Note:
This topic has been translated from a Chinese forum by GPT and might contain errors.Original topic: ntp时钟同步异常(提前、落后)对集群运行有何影响?直接修复到当前时刻有何风险?

【TiDB Usage Environment】Production Environment / Testing / PoC
【TiDB Version】Any
【Encountered Issues: Problem Phenomenon and Impact】
TiDB is a distributed database system that requires time synchronization between nodes to ensure the linear consistency of transactions under the ACID model. The common solution for time synchronization is to use NTP services, which can ensure time synchronization between nodes through the pool.ntp.org time service on the internet, or by using an offline environment with a self-built NTP service.
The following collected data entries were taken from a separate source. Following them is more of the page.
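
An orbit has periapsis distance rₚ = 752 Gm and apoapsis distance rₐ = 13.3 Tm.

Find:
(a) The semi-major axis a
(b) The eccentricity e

Convert to SI: rₚ = 752 Gm = 7.52e+11 m; rₐ = 13.3 Tm = 1.33e+13 m.
(a) a = (rₚ + rₐ) / 2 = (7.52e+11 + 1.33e+13) / 2 ≈ 7.026e+12 m = 7.026 Tm.
(b) e = (rₐ − rₚ) / (rₐ + rₚ) = (1.33e+13 − 7.52e+11) / (1.33e+13 + 7.52e+11) ≈ 0.893.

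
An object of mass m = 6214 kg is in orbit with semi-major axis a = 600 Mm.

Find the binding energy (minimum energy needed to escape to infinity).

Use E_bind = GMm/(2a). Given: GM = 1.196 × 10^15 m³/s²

Convert to SI: a = 600 Mm = 6e+08 m.
Total orbital energy is E = −GMm/(2a); binding energy is E_bind = −E = GMm/(2a).
E_bind = 1.196e+15 · 6214 / (2 · 6e+08) J ≈ 6.193e+09 J = 6.193 GJ.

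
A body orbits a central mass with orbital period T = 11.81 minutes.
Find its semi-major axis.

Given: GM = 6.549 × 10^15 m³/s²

Convert to SI: T = 11.81 minutes = 708.6 s.
Invert Kepler's third law: a = (GM · T² / (4π²))^(1/3).
Substituting T = 708.6 s and GM = 6.549e+15 m³/s²:
a = (6.549e+15 · (708.6)² / (4π²))^(1/3) m
a ≈ 4.367e+06 m = 4.367 Mm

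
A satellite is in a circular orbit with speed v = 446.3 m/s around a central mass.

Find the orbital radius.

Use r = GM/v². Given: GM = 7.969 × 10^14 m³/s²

For a circular orbit, v² = GM / r, so r = GM / v².
r = 7.969e+14 / (446.3)² m ≈ 4.001e+09 m = 4.001 Gm.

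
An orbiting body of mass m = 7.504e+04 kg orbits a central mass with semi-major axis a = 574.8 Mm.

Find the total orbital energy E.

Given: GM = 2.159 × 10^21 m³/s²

Convert to SI: a = 574.8 Mm = 5.748e+08 m.
E = −GMm / (2a).
E = −2.159e+21 · 7.504e+04 / (2 · 5.748e+08) J ≈ -1.409e+17 J = -140.9 PJ.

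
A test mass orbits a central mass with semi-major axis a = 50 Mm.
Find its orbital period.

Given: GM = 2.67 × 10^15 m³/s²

Convert to SI: a = 50 Mm = 5e+07 m.
Kepler's third law: T = 2π √(a³ / GM).
Substituting a = 5e+07 m and GM = 2.67e+15 m³/s²:
T = 2π √((5e+07)³ / 2.67e+15) s
T ≈ 4.299e+04 s = 11.94 hours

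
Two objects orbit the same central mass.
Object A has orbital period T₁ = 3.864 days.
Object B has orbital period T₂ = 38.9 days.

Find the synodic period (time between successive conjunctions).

Convert to SI: T₁ = 3.864 days = 333850 s; T₂ = 38.9 days = 3.36096e+06 s.
T_syn = |T₁ · T₂ / (T₁ − T₂)|.
T_syn = |333850 · 3.36096e+06 / (333850 − 3.36096e+06)| s ≈ 3.707e+05 s = 4.29 days.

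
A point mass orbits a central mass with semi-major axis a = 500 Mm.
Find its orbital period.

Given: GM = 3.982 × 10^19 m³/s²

Convert to SI: a = 500 Mm = 5e+08 m.
Kepler's third law: T = 2π √(a³ / GM).
Substituting a = 5e+08 m and GM = 3.982e+19 m³/s²:
T = 2π √((5e+08)³ / 3.982e+19) s
T ≈ 1.113e+04 s = 3.092 hours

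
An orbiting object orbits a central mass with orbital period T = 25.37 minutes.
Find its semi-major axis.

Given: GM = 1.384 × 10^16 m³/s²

Convert to SI: T = 25.37 minutes = 1522.2 s.
Invert Kepler's third law: a = (GM · T² / (4π²))^(1/3).
Substituting T = 1522.2 s and GM = 1.384e+16 m³/s²:
a = (1.384e+16 · (1522.2)² / (4π²))^(1/3) m
a ≈ 9.331e+06 m = 9.331 Mm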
Additionally, the official documentation frequently mentions the importance of NTP clocks:
- Using pd-recover to repair metadata:
“pd-recover
does not modify TSO. Therefore, before performing this step, ensure that the local time is later than the time of the failure and confirm that the NTP clock synchronization service was enabled between PD components before the failure. If not, you need to adjust the local clock to a future time to ensure that TSO does not roll back.” - Using the
AS OF TIMESTAMP
statement to read historical version data in TiDB with the Stale Read feature:
“When using Stale Read, you need to deploy NTP services for TiDB and PD nodes to prevent the timestamp specified by TiDB from exceeding the current latest TSO allocation progress (such as a timestamp a few seconds later) or falling behind the GC safe point timestamp. When the specified timestamp exceeds the service range, TiDB will return an error.”
When clock issues occur:
- If it is the tidb-server, there might be anomalies when executing commands like select now() to get the current system time?
- If it is the PD, the component closely related to the clock in the cluster is the PD leader. Its TSO includes a physical clock and a logical clock. TSO is used for transaction IDs, data commit times, and other key contents. If the PD leader’s machine clock has issues and is adjusted back from the future to the present, there might be TSO duplication issues? The IDs of transactions before and after might be the same, leading to data confusion?
- If it is a TiKV machine, are there similar risk points?